PayPal is a service that allows one to make payment online without sharing ones card detail each time one is making a payment. The benefit of owning a PayPal account goes beyond being able to make secure payments online, one can also receive/send money from/to other PayPal accounts.
All that is required for a PayPal account to be opened is a functional email address. Once the email address has been used to open the PayPal account, the next thing will be to verify the account in order to start using it.
PayPal has been closed to Nigerians for a while until now. While they have only enabled the option of making payments using PayPal for accounts opened in Nigeria, a personnel at PayPal mentioned to me that the other features are coming depending on how Nigerians respond.
How do you open a PayPal account?
To get a PayPal account, visit www.paypal.com/ng and sign up using an email address. Once your email has been verified and you set up your own password, the next thing will be to add a credit/debit card where money can be drawn from.
Once you have opened a Paypal account, you will notice that that your PayPal balance is reading 0.00. PayPal can draw money from the debit card you integrate to it. How does this work?
Let’s say I want to buy an item on eBay and I chose to pay using PayPal. I will be required to input my email address and password. Once that is done, PayPal charges my card. From the look of things, PayPal draws the money from my bank account (card is tied to my bank account) and pays it to the merchant (on eBay). If I had a balance on my PayPal account, there won’t be any need for PayPal to draw the money from my card. I can’t receive money directly to my PayPal account just yet, so, that option is closed to Nigerians for now.
What this means is that a 0.00 PayPal balance won’t stop you from making a purchase using your PayPal account from websites that receive PayPal as long as long as you have verified your account by connecting a valid credit/debit card.

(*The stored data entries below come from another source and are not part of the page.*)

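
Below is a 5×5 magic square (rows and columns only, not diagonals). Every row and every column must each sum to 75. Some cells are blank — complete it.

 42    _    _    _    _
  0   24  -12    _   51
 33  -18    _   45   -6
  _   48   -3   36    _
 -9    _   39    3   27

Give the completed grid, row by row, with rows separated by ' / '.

42 6 30 -21 18 / 0 24 -12 12 51 / 33 -18 21 45 -6 / 9 48 -3 36 -15 / -9 15 39 3 27

Row 2 needs 75; the known cells sum to 63, so (2,4) = 12.
The remaining cell in row 3 is (3,3) = 75 − 54 = 21.
Row 5: -9 + 39 + 3 + 27 + ? = 75, so (5,2) = 15.
From column 1, 75 − (42 + 0 + 33 + (-9)) gives (4,1) = 9.
Column 2 must total 75; the given cells sum to 69, so (1,2) = 6.
Using column 3: -12 + 21 + (-3) + 39 + ? → (1,3) = 75 − 45 = 30.
Column 4: 12 + 45 + 36 + 3 + ? = 75, so (1,4) = -21.
The remaining cell in row 1 is (1,5) = 75 − 57 = 18.
The remaining cell in row 4 is (4,5) = 75 − 90 = -15.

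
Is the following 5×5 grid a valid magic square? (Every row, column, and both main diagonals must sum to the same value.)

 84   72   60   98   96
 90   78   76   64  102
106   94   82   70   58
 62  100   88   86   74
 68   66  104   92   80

Row 1: 84 + 72 + 60 + 98 + 96 = 410.
Row 2: 90 + 78 + 76 + 64 + 102 = 410.
Row 3: 106 + 94 + 82 + 70 + 58 = 410.
Row 4: 62 + 100 + 88 + 86 + 74 = 410.
Row 5: 68 + 66 + 104 + 92 + 80 = 410.
Column 1: 84 + 90 + 106 + 62 + 68 = 410.
Column 2: 72 + 78 + 94 + 100 + 66 = 410.
Column 3: 60 + 76 + 82 + 88 + 104 = 410.
Column 4: 98 + 64 + 70 + 86 + 92 = 410.
Column 5: 96 + 102 + 58 + 74 + 80 = 410.
Main diagonal: 84 + 78 + 82 + 86 + 80 = 410.
Anti-diagonal: 96 + 64 + 82 + 100 + 68 = 410.
All lines sum to 410.

Yes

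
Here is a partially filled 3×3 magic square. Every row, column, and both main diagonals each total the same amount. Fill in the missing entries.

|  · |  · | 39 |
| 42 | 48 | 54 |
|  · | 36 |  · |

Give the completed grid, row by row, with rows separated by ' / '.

45 60 39 / 42 48 54 / 57 36 51

Row 2 is already complete: 42 + 48 + 54 = 144, so that is the magic constant.
Column 2: 48 + 36 + ? = 144, so (1,2) = 60.
Column 3 must total 144; the given cells sum to 93, so (3,3) = 51.
Main diagonal must total 144; the given cells sum to 99, so (1,1) = 45.
Anti-diagonal: 39 + 48 + ? = 144, so (3,1) = 57.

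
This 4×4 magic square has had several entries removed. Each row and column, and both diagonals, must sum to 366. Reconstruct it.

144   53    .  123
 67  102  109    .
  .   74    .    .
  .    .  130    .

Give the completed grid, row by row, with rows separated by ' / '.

144 53 46 123 / 67 102 109 88 / 95 74 81 116 / 60 137 130 39

The remaining cell in row 1 is (1,3) = 366 − 320 = 46.
Row 2 needs 366; the known cells sum to 278, so (2,4) = 88.
Column 2 needs 366; the known cells sum to 229, so (4,2) = 137.
From column 3, 366 − (46 + 109 + 130) gives (3,3) = 81.
Using main diagonal: 144 + 102 + 81 + ? → (4,4) = 366 − 327 = 39.
The remaining cell in anti-diagonal is (4,1) = 366 − 306 = 60.
The remaining cell in column 1 is (3,1) = 366 − 271 = 95.
Column 4: 123 + 88 + 39 + ? = 366, so (3,4) = 116.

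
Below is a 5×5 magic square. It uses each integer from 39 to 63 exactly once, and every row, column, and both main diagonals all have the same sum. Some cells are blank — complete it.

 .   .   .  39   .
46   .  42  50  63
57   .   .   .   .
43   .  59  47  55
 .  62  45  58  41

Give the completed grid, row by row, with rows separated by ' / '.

The entries are 39 through 63, which sum to 1275, so each line sums to 1275/5 = 255.
Row 2 must total 255; the given cells sum to 201, so (2,2) = 54.
Using row 4: 43 + 59 + 47 + 55 + ? → (4,2) = 255 − 204 = 51.
Row 5 needs 255; the known cells sum to 206, so (5,1) = 49.
Column 1: 46 + 57 + 43 + 49 + ? = 255, so (1,1) = 60.
Using column 4: 39 + 50 + 47 + 58 + ? → (3,4) = 255 − 194 = 61.
From main diagonal, 255 − (60 + 54 + 47 + 41) gives (3,3) = 53.
From anti-diagonal, 255 − (50 + 53 + 51 + 49) gives (1,5) = 52.
Column 3 needs 255; the known cells sum to 199, so (1,3) = 56.
Using column 5: 52 + 63 + 55 + 41 + ? → (3,5) = 255 − 211 = 44.
The remaining cell in row 1 is (1,2) = 255 − 207 = 48.
Row 3 needs 255; the known cells sum to 215, so (3,2) = 40.

60 48 56 39 52 / 46 54 42 50 63 / 57 40 53 61 44 / 43 51 59 47 55 / 49 62 45 58 41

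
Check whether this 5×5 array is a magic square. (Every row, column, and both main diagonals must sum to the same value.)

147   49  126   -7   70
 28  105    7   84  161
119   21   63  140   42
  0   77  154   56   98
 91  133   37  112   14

No — column 3 sums to 387 but row 2 sums to 385.

Row 1: 147 + 49 + 126 + (-7) + 70 = 385.
Row 2: 28 + 105 + 7 + 84 + 161 = 385.
Row 3: 119 + 21 + 63 + 140 + 42 = 385.
Row 4: 0 + 77 + 154 + 56 + 98 = 385.
Row 5: 91 + 133 + 37 + 112 + 14 = 387.
Column 1: 147 + 28 + 119 + 0 + 91 = 385.
Column 2: 49 + 105 + 21 + 77 + 133 = 385.
Column 3: 126 + 7 + 63 + 154 + 37 = 387.
Column 4: -7 + 84 + 140 + 56 + 112 = 385.
Column 5: 70 + 161 + 42 + 98 + 14 = 385.
Main diagonal: 147 + 105 + 63 + 56 + 14 = 385.
Anti-diagonal: 70 + 84 + 63 + 77 + 91 = 385.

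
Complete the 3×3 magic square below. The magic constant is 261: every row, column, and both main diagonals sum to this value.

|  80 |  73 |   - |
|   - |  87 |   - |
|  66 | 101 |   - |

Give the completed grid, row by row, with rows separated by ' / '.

Row 1: 80 + 73 + ? = 261, so (1,3) = 108.
The remaining cell in row 3 is (3,3) = 261 − 167 = 94.
Column 1: 80 + 66 + ? = 261, so (2,1) = 115.
The remaining cell in column 3 is (2,3) = 261 − 202 = 59.

80 73 108 / 115 87 59 / 66 101 94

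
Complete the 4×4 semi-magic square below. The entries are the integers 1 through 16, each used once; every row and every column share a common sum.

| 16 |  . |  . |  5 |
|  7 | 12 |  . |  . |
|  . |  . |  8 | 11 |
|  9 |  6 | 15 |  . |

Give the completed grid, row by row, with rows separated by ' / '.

The entries are 1 through 16, which sum to 136, so each line sums to 136/4 = 34.
The remaining cell in row 4 is (4,4) = 34 − 30 = 4.
Using column 1: 16 + 7 + 9 + ? → (3,1) = 34 − 32 = 2.
Using column 4: 5 + 11 + 4 + ? → (2,4) = 34 − 20 = 14.
Row 2 needs 34; the known cells sum to 33, so (2,3) = 1.
Row 3 needs 34; the known cells sum to 21, so (3,2) = 13.
The remaining cell in column 2 is (1,2) = 34 − 31 = 3.
The remaining cell in column 3 is (1,3) = 34 − 24 = 10.

16 3 10 5 / 7 12 1 14 / 2 13 8 11 / 9 6 15 4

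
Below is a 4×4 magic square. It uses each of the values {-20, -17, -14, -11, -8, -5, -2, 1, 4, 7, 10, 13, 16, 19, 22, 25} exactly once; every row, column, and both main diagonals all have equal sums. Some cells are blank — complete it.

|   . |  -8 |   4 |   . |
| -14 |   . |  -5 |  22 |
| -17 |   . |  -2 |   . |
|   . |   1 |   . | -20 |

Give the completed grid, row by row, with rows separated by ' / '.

25 -8 4 -11 / -14 7 -5 22 / -17 10 -2 19 / 16 1 13 -20

The 16 entries sum to 40, so each line sums to 40/4 = 10.
Row 2: -14 + (-5) + 22 + ? = 10, so (2,2) = 7.
The remaining cell in column 2 is (3,2) = 10 − 0 = 10.
Column 3 needs 10; the known cells sum to -3, so (4,3) = 13.
Using main diagonal: 7 + (-2) + (-20) + ? → (1,1) = 10 − (-15) = 25.
Row 1: 25 + (-8) + 4 + ? = 10, so (1,4) = -11.
From row 3, 10 − (-17 + 10 + (-2)) gives (3,4) = 19.
The remaining cell in row 4 is (4,1) = 10 − (-6) = 16.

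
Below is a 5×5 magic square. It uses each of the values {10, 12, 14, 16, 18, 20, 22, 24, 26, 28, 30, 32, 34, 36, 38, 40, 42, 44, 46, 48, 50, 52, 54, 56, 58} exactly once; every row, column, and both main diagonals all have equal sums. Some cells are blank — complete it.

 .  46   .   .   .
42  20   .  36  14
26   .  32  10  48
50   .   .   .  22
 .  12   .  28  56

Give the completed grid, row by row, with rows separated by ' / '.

18 46 24 52 30 / 42 20 58 36 14 / 26 54 32 10 48 / 50 38 16 44 22 / 34 12 40 28 56

The 25 entries sum to 850, so each line sums to 850/5 = 170.
Row 2 must total 170; the given cells sum to 112, so (2,3) = 58.
The remaining cell in row 3 is (3,2) = 170 − 116 = 54.
The remaining cell in column 2 is (4,2) = 170 − 132 = 38.
Using column 5: 14 + 48 + 22 + 56 + ? → (1,5) = 170 − 140 = 30.
From anti-diagonal, 170 − (30 + 36 + 32 + 38) gives (5,1) = 34.
Row 5 needs 170; the known cells sum to 130, so (5,3) = 40.
Column 1: 42 + 26 + 50 + 34 + ? = 170, so (1,1) = 18.
The remaining cell in main diagonal is (4,4) = 170 − 126 = 44.
Row 4: 50 + 38 + 44 + 22 + ? = 170, so (4,3) = 16.
Using column 3: 58 + 32 + 16 + 40 + ? → (1,3) = 170 − 146 = 24.
The remaining cell in column 4 is (1,4) = 170 − 118 = 52.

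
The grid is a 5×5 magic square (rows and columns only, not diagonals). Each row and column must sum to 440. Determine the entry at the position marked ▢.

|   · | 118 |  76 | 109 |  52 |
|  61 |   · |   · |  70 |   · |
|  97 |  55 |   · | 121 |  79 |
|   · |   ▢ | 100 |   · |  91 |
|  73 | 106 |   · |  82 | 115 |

The remaining cell in row 1 is (1,1) = 440 − 355 = 85.
From row 3, 440 − (97 + 55 + 121 + 79) gives (3,3) = 88.
Using row 5: 73 + 106 + 82 + 115 + ? → (5,3) = 440 − 376 = 64.
Using column 1: 85 + 61 + 97 + 73 + ? → (4,1) = 440 − 316 = 124.
Column 3 needs 440; the known cells sum to 328, so (2,3) = 112.
Column 4 needs 440; the known cells sum to 382, so (4,4) = 58.
Column 5: 52 + 79 + 91 + 115 + ? = 440, so (2,5) = 103.
Using row 2: 61 + 112 + 70 + 103 + ? → (2,2) = 440 − 346 = 94.
The remaining cell in row 4 is (4,2) = 440 − 373 = 67.

67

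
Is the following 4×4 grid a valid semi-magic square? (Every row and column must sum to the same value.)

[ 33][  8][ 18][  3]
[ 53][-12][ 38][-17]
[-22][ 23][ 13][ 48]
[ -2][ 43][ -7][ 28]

Row 1: 33 + 8 + 18 + 3 = 62.
Row 2: 53 + (-12) + 38 + (-17) = 62.
Row 3: -22 + 23 + 13 + 48 = 62.
Row 4: -2 + 43 + (-7) + 28 = 62.
Column 1: 33 + 53 + (-22) + (-2) = 62.
Column 2: 8 + (-12) + 23 + 43 = 62.
Column 3: 18 + 38 + 13 + (-7) = 62.
Column 4: 3 + (-17) + 48 + 28 = 62.
All lines sum to 62.

Yes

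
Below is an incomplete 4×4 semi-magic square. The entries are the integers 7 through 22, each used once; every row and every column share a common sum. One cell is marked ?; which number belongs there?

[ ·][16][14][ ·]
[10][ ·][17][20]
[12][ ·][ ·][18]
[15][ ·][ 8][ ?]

13

The entries are 7 through 22, which sum to 232, so each line sums to 232/4 = 58.
Using row 2: 10 + 17 + 20 + ? → (2,2) = 58 − 47 = 11.
From column 1, 58 − (10 + 12 + 15) gives (1,1) = 21.
Column 3 must total 58; the given cells sum to 39, so (3,3) = 19.
From row 1, 58 − (21 + 16 + 14) gives (1,4) = 7.
Row 3 must total 58; the given cells sum to 49, so (3,2) = 9.
From column 2, 58 − (16 + 11 + 9) gives (4,2) = 22.
Column 4 must total 58; the given cells sum to 45, so (4,4) = 13.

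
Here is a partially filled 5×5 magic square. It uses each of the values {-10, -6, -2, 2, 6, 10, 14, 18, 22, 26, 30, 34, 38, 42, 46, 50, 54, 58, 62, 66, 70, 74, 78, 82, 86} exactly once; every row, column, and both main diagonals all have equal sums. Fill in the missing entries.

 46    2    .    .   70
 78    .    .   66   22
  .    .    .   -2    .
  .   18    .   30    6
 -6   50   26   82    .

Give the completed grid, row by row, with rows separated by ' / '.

The 25 entries sum to 950, so each line sums to 950/5 = 190.
Using row 5: -6 + 50 + 26 + 82 + ? → (5,5) = 190 − 152 = 38.
From column 4, 190 − (66 + (-2) + 30 + 82) gives (1,4) = 14.
From column 5, 190 − (70 + 22 + 6 + 38) gives (3,5) = 54.
Using anti-diagonal: 70 + 66 + 18 + (-6) + ? → (3,3) = 190 − 148 = 42.
Row 1 must total 190; the given cells sum to 132, so (1,3) = 58.
From main diagonal, 190 − (46 + 42 + 30 + 38) gives (2,2) = 34.
Row 2 must total 190; the given cells sum to 200, so (2,3) = -10.
Column 2 needs 190; the known cells sum to 104, so (3,2) = 86.
From column 3, 190 − (58 + (-10) + 42 + 26) gives (4,3) = 74.
Row 3: 86 + 42 + (-2) + 54 + ? = 190, so (3,1) = 10.
From row 4, 190 − (18 + 74 + 30 + 6) gives (4,1) = 62.

46 2 58 14 70 / 78 34 -10 66 22 / 10 86 42 -2 54 / 62 18 74 30 6 / -6 50 26 82 38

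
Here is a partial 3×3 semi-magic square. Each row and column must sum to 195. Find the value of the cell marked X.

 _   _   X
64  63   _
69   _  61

66

The remaining cell in row 2 is (2,3) = 195 − 127 = 68.
Using row 3: 69 + 61 + ? → (3,2) = 195 − 130 = 65.
The remaining cell in column 1 is (1,1) = 195 − 133 = 62.
Using column 2: 63 + 65 + ? → (1,2) = 195 − 128 = 67.
Column 3 needs 195; the known cells sum to 129, so (1,3) = 66.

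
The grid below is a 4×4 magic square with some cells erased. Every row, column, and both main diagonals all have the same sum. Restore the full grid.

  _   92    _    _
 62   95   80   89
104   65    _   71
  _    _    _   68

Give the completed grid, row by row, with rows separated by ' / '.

77 92 59 98 / 62 95 80 89 / 104 65 86 71 / 83 74 101 68

Row 2 is already complete: 62 + 95 + 80 + 89 = 326, so that is the magic constant.
From row 3, 326 − (104 + 65 + 71) gives (3,3) = 86.
From column 2, 326 − (92 + 95 + 65) gives (4,2) = 74.
Column 4: 89 + 71 + 68 + ? = 326, so (1,4) = 98.
Main diagonal must total 326; the given cells sum to 249, so (1,1) = 77.
Anti-diagonal: 98 + 80 + 65 + ? = 326, so (4,1) = 83.
Row 1: 77 + 92 + 98 + ? = 326, so (1,3) = 59.
Using row 4: 83 + 74 + 68 + ? → (4,3) = 326 − 225 = 101.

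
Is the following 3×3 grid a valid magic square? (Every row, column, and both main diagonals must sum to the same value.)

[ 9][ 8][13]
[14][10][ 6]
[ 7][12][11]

Row 1: 9 + 8 + 13 = 30.
Row 2: 14 + 10 + 6 = 30.
Row 3: 7 + 12 + 11 = 30.
Column 1: 9 + 14 + 7 = 30.
Column 2: 8 + 10 + 12 = 30.
Column 3: 13 + 6 + 11 = 30.
Main diagonal: 9 + 10 + 11 = 30.
Anti-diagonal: 13 + 10 + 7 = 30.
All lines sum to 30.

Yes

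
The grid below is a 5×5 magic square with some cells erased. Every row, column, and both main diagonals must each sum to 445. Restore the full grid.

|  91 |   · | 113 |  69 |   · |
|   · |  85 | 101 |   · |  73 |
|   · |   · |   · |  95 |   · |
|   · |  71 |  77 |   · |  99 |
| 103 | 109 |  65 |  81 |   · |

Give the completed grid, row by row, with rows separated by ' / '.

91 97 113 69 75 / 79 85 101 107 73 / 67 83 89 95 111 / 105 71 77 93 99 / 103 109 65 81 87

The remaining cell in row 5 is (5,5) = 445 − 358 = 87.
Column 3 needs 445; the known cells sum to 356, so (3,3) = 89.
Main diagonal needs 445; the known cells sum to 352, so (4,4) = 93.
Row 4 needs 445; the known cells sum to 340, so (4,1) = 105.
Column 4 must total 445; the given cells sum to 338, so (2,4) = 107.
The remaining cell in anti-diagonal is (1,5) = 445 − 370 = 75.
Row 1 must total 445; the given cells sum to 348, so (1,2) = 97.
Row 2 must total 445; the given cells sum to 366, so (2,1) = 79.
The remaining cell in column 1 is (3,1) = 445 − 378 = 67.
Using column 2: 97 + 85 + 71 + 109 + ? → (3,2) = 445 − 362 = 83.
Column 5 needs 445; the known cells sum to 334, so (3,5) = 111.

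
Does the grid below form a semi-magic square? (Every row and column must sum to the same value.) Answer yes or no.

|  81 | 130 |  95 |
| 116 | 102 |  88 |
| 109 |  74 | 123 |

Row 1: 81 + 130 + 95 = 306.
Row 2: 116 + 102 + 88 = 306.
Row 3: 109 + 74 + 123 = 306.
Column 1: 81 + 116 + 109 = 306.
Column 2: 130 + 102 + 74 = 306.
Column 3: 95 + 88 + 123 = 306.
All lines sum to 306.

Yes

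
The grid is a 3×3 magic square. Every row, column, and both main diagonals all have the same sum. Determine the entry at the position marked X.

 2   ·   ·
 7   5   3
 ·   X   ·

1

Row 2 is complete and sums to 15; that is the magic constant.
Column 1 needs 15; the known cells sum to 9, so (3,1) = 6.
From main diagonal, 15 − (2 + 5) gives (3,3) = 8.
The remaining cell in anti-diagonal is (1,3) = 15 − 11 = 4.
From row 1, 15 − (2 + 4) gives (1,2) = 9.
Using row 3: 6 + 8 + ? → (3,2) = 15 − 14 = 1.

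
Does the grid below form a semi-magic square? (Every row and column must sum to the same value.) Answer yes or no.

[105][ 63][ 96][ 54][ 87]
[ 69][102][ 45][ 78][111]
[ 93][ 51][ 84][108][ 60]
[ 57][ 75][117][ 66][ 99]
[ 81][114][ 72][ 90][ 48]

Row 1: 105 + 63 + 96 + 54 + 87 = 405.
Row 2: 69 + 102 + 45 + 78 + 111 = 405.
Row 3: 93 + 51 + 84 + 108 + 60 = 396.
Row 4: 57 + 75 + 117 + 66 + 99 = 414.
Row 5: 81 + 114 + 72 + 90 + 48 = 405.
Column 1: 105 + 69 + 93 + 57 + 81 = 405.
Column 2: 63 + 102 + 51 + 75 + 114 = 405.
Column 3: 96 + 45 + 84 + 117 + 72 = 414.
Column 4: 54 + 78 + 108 + 66 + 90 = 396.
Column 5: 87 + 111 + 60 + 99 + 48 = 405.

No — row 2 sums to 405 but column 4 sums to 396.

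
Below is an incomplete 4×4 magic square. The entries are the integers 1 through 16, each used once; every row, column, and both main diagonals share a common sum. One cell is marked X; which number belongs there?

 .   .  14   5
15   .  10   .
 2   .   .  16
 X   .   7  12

The entries are 1 through 16, which sum to 136, so each line sums to 136/4 = 34.
Column 3 needs 34; the known cells sum to 31, so (3,3) = 3.
The remaining cell in column 4 is (2,4) = 34 − 33 = 1.
From row 2, 34 − (15 + 10 + 1) gives (2,2) = 8.
The remaining cell in row 3 is (3,2) = 34 − 21 = 13.
Main diagonal must total 34; the given cells sum to 23, so (1,1) = 11.
Using anti-diagonal: 5 + 10 + 13 + ? → (4,1) = 34 − 28 = 6.

6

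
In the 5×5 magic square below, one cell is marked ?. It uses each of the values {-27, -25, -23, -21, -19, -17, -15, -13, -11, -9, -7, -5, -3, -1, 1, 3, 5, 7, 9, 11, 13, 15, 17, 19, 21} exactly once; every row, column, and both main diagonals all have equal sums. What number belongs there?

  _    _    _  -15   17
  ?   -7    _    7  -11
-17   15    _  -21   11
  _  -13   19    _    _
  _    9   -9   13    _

21

The 25 entries sum to -75, so each line sums to -75/5 = -15.
From row 3, -15 − (-17 + 15 + (-21) + 11) gives (3,3) = -3.
From column 2, -15 − (-7 + 15 + (-13) + 9) gives (1,2) = -19.
The remaining cell in column 4 is (4,4) = -15 − (-16) = 1.
Anti-diagonal: 17 + 7 + (-3) + (-13) + ? = -15, so (5,1) = -23.
Row 5: -23 + 9 + (-9) + 13 + ? = -15, so (5,5) = -5.
From column 5, -15 − (17 + (-11) + 11 + (-5)) gives (4,5) = -27.
Using main diagonal: -7 + (-3) + 1 + (-5) + ? → (1,1) = -15 − (-14) = -1.
Row 1 must total -15; the given cells sum to -18, so (1,3) = 3.
From row 4, -15 − (-13 + 19 + 1 + (-27)) gives (4,1) = 5.
Using column 1: -1 + (-17) + 5 + (-23) + ? → (2,1) = -15 − (-36) = 21.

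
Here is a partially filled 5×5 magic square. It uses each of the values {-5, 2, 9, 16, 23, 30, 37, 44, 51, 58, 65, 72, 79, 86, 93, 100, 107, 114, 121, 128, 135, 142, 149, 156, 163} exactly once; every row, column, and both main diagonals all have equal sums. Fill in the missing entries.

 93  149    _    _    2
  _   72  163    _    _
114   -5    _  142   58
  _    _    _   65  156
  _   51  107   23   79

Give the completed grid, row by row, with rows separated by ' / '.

The 25 entries sum to 1975, so each line sums to 1975/5 = 395.
From row 3, 395 − (114 + (-5) + 142 + 58) gives (3,3) = 86.
Row 5 must total 395; the given cells sum to 260, so (5,1) = 135.
Using column 2: 149 + 72 + (-5) + 51 + ? → (4,2) = 395 − 267 = 128.
From column 5, 395 − (2 + 58 + 156 + 79) gives (2,5) = 100.
From anti-diagonal, 395 − (2 + 86 + 128 + 135) gives (2,4) = 44.
Row 2 needs 395; the known cells sum to 379, so (2,1) = 16.
Column 1 must total 395; the given cells sum to 358, so (4,1) = 37.
From column 4, 395 − (44 + 142 + 65 + 23) gives (1,4) = 121.
The remaining cell in row 1 is (1,3) = 395 − 365 = 30.
Row 4 needs 395; the known cells sum to 386, so (4,3) = 9.

93 149 30 121 2 / 16 72 163 44 100 / 114 -5 86 142 58 / 37 128 9 65 156 / 135 51 107 23 79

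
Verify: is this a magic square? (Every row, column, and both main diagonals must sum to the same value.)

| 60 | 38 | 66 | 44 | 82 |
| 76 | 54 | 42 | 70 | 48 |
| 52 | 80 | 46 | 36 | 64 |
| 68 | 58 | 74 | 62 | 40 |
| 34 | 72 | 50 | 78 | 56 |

Row 1: 60 + 38 + 66 + 44 + 82 = 290.
Row 2: 76 + 54 + 42 + 70 + 48 = 290.
Row 3: 52 + 80 + 46 + 36 + 64 = 278.
Row 4: 68 + 58 + 74 + 62 + 40 = 302.
Row 5: 34 + 72 + 50 + 78 + 56 = 290.
Column 1: 60 + 76 + 52 + 68 + 34 = 290.
Column 2: 38 + 54 + 80 + 58 + 72 = 302.
Column 3: 66 + 42 + 46 + 74 + 50 = 278.
Column 4: 44 + 70 + 36 + 62 + 78 = 290.
Column 5: 82 + 48 + 64 + 40 + 56 = 290.
Main diagonal: 60 + 54 + 46 + 62 + 56 = 278.
Anti-diagonal: 82 + 70 + 46 + 58 + 34 = 290.

No — row 2 sums to 290 but row 3 sums to 278.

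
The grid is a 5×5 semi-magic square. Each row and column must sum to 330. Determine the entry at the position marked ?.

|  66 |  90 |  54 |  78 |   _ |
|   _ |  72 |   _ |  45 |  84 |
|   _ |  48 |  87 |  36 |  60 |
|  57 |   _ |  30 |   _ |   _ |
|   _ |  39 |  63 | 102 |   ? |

51

Row 1: 66 + 90 + 54 + 78 + ? = 330, so (1,5) = 42.
The remaining cell in row 3 is (3,1) = 330 − 231 = 99.
Using column 2: 90 + 72 + 48 + 39 + ? → (4,2) = 330 − 249 = 81.
Column 3 must total 330; the given cells sum to 234, so (2,3) = 96.
Column 4: 78 + 45 + 36 + 102 + ? = 330, so (4,4) = 69.
Row 2: 72 + 96 + 45 + 84 + ? = 330, so (2,1) = 33.
From row 4, 330 − (57 + 81 + 30 + 69) gives (4,5) = 93.
Column 1 needs 330; the known cells sum to 255, so (5,1) = 75.
Column 5 needs 330; the known cells sum to 279, so (5,5) = 51.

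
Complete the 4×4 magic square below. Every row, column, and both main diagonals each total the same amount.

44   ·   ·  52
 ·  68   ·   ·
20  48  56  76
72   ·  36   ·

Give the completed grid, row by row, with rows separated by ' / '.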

The First Bank of Nigeria Advantage
It is worthy to note that, in Nigeria, PayPal has struck a partnership deal with First Bank of Nigeria (FBN) that allows interested FBN account holder the ability to open a PayPal account and be instantly verified.
Question: Does it mean that FBN customers without a card (credit/debit) can still use PayPal in Nigeria? “No.”
Is it that my FBN account is automatically tied to my PayPal account? “FBN customers still need to have a card to link to their PayPal account.”
Verve Card issued in Nigeria is not accepted internationally. You won’t be able to tie your Verve Card to your PayPal account. The Visa and MasterCard issued in Nigeria will however work. The card that I tied with my PayPal account is the one that is issued by Guarantee Trust Bank PLC—GTBank.
In the future, once PayPal starts allowing businesses to integrate PayPal, and a website like Konga/Jumia integrates it, you’ll be able to shop securely on those sites using your PayPal account without revealing your card details to those online stores. You do not pay any charge using PayPal—only the merchants are charged.
Question: how does PayPal make its money? As a user I’m not charged, right? Then who is charged?
“PayPal never charges customers for their purchases. PayPal charges merchant fees from the merchant or the person who receives the money. It is possible to send money to PayPal accounts outside of Nigeria (in countries where PayPal accounts can receive funds). In that case, the sender can determine who would pay the fee. It is done within a user’s PayPal account for each transaction.”
What can you do with your PayPal account once you open it?
If you open a PayPal account in Nigeria today, please note that the only things you can do is to buy from online stores that have already integrated PayPal—like Uber, eBay and the like and PayPal users outside Nigeria that have already been enabled to receive money. You won’t be able to receive money from another PayPal user just yet. You’d have to wait for a later time when PayPal will roll out that feature to the Nigerian market.
FBN customers get another edge here again. They will be able to move any money from their PayPal balance to their bank account.
Question: if all Nigerian customers can’t receive money into their PayPal account, is the situation different for FBN customers—will they be able to receive money into their PayPal account?
“Unfortunately NG (Nigeria) PayPal accounts cannot receive funds into them yet – that includes FBN customers.”
Nigerian businesses are yet to be invited to the party too—they will have to look on for a while. But, Dobox, a Nigerian online store has already integrated PayPal—they have integrated it long before PayPal set foot into the Nigerian market. I was able to pay for their service with my NG PayPal account.
Dobox is able to do that because they set up their PayPal account outside Nigeria. Another Nigerian company that receive PayPal that I have see is IrokoTV.
There are certain rules about how payment-processing companies in Nigeria should operate. These rules won’t affect PayPal just yet as they’re not banking in Nigeria and don’t receive money in Naira. I am wondering how things will be if a rule by CBN mandates them to do that and if they’ll still be able to store credit card details once they open full operation in Nigeria and started allowing local businesses to receive PayPal as a means of payment online and offline.